BRIMBANK Council will keep lobbying the state government for a reduction in gaming machine numbers after new figures revealed a record pokies loss of $145.6 million in the past financial year.
Data from the Victorian Commission for Gambling and Liquor Regulation shows the city’s gamblers lost more than $400,000 a day in 2011-12.
The average loss for each Brimbank adult was more than $1000 a year, well above the state average of $613.
Last year’s total was $6 million more than the $139.3 million poured into pokies in 2010-11 and kept Brimbank as the highest-spending municipality in the state.
Brimbank’s acting general manager of community well-being, Neil Whiteside, said the council was concerned by the latest increase.
He said Brimbank was the second-most disadvantaged area in metropolitan Melbourne and money lost to its 970 gaming machines would otherwise be put back in the local community.
“[The] council supports a decrease in the numbers and density of electronic gaming machines in Brimbank.
“The electronic gambling policy outlines the council’s concerns in relation to the detrimental impact of problem gambling.”
As reported by the Weekly, the 2012-13 council budget includes higher rates for pokies venues in a move aimed at funding programs to help problem gamblers.
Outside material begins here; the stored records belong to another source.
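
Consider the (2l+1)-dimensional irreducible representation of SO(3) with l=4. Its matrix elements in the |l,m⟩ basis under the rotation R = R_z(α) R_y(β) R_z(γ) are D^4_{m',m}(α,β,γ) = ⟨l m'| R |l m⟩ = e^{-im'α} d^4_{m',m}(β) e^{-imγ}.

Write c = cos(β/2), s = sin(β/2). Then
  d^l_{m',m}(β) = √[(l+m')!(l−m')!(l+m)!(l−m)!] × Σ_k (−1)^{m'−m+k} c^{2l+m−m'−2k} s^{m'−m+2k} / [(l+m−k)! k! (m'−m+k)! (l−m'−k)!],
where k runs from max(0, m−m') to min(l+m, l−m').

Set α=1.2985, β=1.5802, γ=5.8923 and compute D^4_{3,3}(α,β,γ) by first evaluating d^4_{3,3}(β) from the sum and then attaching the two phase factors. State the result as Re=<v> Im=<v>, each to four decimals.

Split into d^4_{3,3}(β=1.5802) × two z-phases.
With c≡cos(β/2)=0.703774 and s≡sin(β/2)=0.710424, N=[5040·1·5040·1]^{1/2}=5040.000000
The bounds max(0,m−m')=0 and min(l+m,l−m')=1 give 2 terms
  k=0: (−1)^0·5040.0000/(5040)·0.7038^8·0.7104^0 = +0.060182
  k=1: (−1)^1·5040.0000/(720)·0.7038^6·0.7104^2 = -0.429273
d^4_{3,3}(1.5802) = +0.060182 -0.429273 = -0.369091
Attach z-rotation phases: D = e^{-i(3)(1.2985)}·(-0.369091)·e^{-i(3)(5.8923)} = +0.337201+0.150079i

Re=0.3372 Im=0.1501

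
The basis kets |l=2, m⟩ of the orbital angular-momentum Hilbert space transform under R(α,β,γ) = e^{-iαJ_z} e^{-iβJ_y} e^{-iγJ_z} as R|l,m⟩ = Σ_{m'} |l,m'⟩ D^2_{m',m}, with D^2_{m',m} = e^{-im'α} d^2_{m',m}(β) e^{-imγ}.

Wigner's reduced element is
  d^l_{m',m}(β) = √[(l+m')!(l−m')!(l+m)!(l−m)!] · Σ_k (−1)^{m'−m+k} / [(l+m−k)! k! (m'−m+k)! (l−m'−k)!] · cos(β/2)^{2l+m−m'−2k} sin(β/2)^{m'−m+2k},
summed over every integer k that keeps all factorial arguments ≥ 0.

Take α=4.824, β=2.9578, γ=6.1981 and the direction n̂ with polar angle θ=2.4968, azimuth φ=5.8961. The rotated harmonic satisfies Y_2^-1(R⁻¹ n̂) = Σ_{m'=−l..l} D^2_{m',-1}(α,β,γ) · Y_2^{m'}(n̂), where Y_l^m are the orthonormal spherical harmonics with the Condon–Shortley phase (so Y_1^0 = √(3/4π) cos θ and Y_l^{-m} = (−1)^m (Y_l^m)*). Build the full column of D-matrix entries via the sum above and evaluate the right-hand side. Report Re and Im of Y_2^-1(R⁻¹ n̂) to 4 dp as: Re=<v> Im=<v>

Need the full column D^2_{m',-1} for m'=−2..2 at α=4.824, β=2.9578, γ=6.1981.
cos(β/2)=0.091767, sin(β/2)=0.995781
d^2_{-2,-1}: single k=1 term ⇒ +0.001539;  D = -0.001524-0.000212i
d^2_{-1,-1}: k∈[0..1] ⇒ +0.000071 -0.025051 = -0.024980;  D = -0.000663+0.024971i
d^2_{0,-1}: k∈[0..1] ⇒ -0.001885 +0.221949 = +0.220064;  D = +0.219268-0.018702i
d^2_{1,-1}: k∈[0..1] ⇒ +0.025051 -0.983229 = -0.958178;  D = -0.187257-0.939702i
d^2_{2,-1}: single k=0 term ⇒ -0.181221;  D = +0.172676-0.054991i
Y_2^{m'}(θ=2.4968,φ=5.8961) and Σ D·Y over m':
  (-0.0015-0.0002i)·(+0.0998+0.0976i)  (-0.0007+0.0250i)·(-0.3436-0.1401i)  (+0.2193-0.0187i)·(+0.2890+0.0000i)  (-0.1873-0.9397i)·(+0.3436-0.1401i)  (+0.1727-0.0550i)·(+0.0998-0.0976i)
Y_2^-1(R⁻¹ n̂) = -0.117167-0.333086i

Re=-0.1172 Im=-0.3331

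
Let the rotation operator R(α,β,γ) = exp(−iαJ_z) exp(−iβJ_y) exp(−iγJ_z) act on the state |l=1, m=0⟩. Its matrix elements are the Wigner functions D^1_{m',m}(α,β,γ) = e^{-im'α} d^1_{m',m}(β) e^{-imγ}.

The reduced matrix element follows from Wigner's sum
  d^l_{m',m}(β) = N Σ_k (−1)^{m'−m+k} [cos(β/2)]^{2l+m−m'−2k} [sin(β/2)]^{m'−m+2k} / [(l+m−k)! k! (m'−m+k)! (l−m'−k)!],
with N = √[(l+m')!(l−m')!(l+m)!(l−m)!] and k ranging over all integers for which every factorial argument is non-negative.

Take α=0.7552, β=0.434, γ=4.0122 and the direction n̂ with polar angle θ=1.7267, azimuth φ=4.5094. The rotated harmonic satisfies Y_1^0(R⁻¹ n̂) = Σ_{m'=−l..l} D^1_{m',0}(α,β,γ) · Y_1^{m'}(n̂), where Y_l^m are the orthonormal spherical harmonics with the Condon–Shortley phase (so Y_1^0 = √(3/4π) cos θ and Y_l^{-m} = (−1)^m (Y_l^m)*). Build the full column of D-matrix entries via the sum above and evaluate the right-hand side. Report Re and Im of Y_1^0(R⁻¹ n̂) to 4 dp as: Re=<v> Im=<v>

Need the full column D^1_{m',0} for m'=−1..1 at α=0.7552, β=0.434, γ=4.0122.
cos(β/2)=0.976548, sin(β/2)=0.215301
d^1_{-1,0}: single k=1 term ⇒ +0.297341;  D = +0.216504+0.203808i
d^1_{0,0}: k∈[0..1] ⇒ +0.953645 -0.046355 = +0.907291;  D = +0.907291+0.000000i
d^1_{1,0}: single k=0 term ⇒ -0.297341;  D = -0.216504+0.203808i
Y_1^{m'}(θ=1.7267,φ=4.5094) and Σ D·Y over m':
  (+0.2165+0.2038i)·(-0.0688+0.3343i)  (+0.9073+0.0000i)·(-0.0759+0.0000i)  (-0.2165+0.2038i)·(+0.0688+0.3343i)
Y_1^0(R⁻¹ n̂) = -0.234891+0.000000i

Re=-0.2349 Im=0.0000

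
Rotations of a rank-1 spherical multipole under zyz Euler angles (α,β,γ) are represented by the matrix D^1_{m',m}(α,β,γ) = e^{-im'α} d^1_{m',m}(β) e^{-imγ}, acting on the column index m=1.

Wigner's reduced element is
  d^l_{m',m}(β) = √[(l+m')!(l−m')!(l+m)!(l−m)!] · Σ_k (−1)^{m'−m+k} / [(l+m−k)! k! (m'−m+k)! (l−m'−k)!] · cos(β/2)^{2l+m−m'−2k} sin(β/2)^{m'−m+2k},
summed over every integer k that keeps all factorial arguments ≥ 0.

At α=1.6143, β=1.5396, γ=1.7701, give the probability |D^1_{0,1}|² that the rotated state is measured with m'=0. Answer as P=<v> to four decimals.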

The rate is twice that levied on commercial and industrial properties.
Brimbank’s general manager of corporate services, Doris Cunningham, said the council would receive almost $750,000 from gaming venue rates this year.
She said extra revenue collected would go towards providing services to the community, including strengthening partnerships with welfare agencies, problem gambling services, support information and awareness campaigns.
According to recent figures from the Justice Department, 1.9 per cent of gamblers in Melbourne’s north-west were classed as problem gamblers, while 2.6 per cent were at moderate risk and 6.7 at low risk of becoming problem gamblers.
HealthWest project manager James Dunne said the trend of increasing pokies losses across the western suburbs meant problem gambling habits were on the rise.
“These people might not be defined as problem gamblers but are still likely to be experiencing many of the negative impacts of problem gambling, such as financial troubles, anxiety, stress and relationship problems,” he said.
Mr Dunne said pokies losses and an over-representation of pokies venues were being felt in poorer western suburbs that could least afford them.
“If you drill down further to a suburb like Braybrook, which is one of the most disadvantage suburbs in the state, a local pokies venue has 50 pokie machines and is seeing $11 million a year in losses from the local community – that’s approximately $220,000 per machine.
“Clearly with expenditure of pokies and a density that is high, people in the west are at greater risk of developing gambling problems.”
Mr Dunne said the alarming losses across the west should prompt regulatory reform to give councils more planning clout.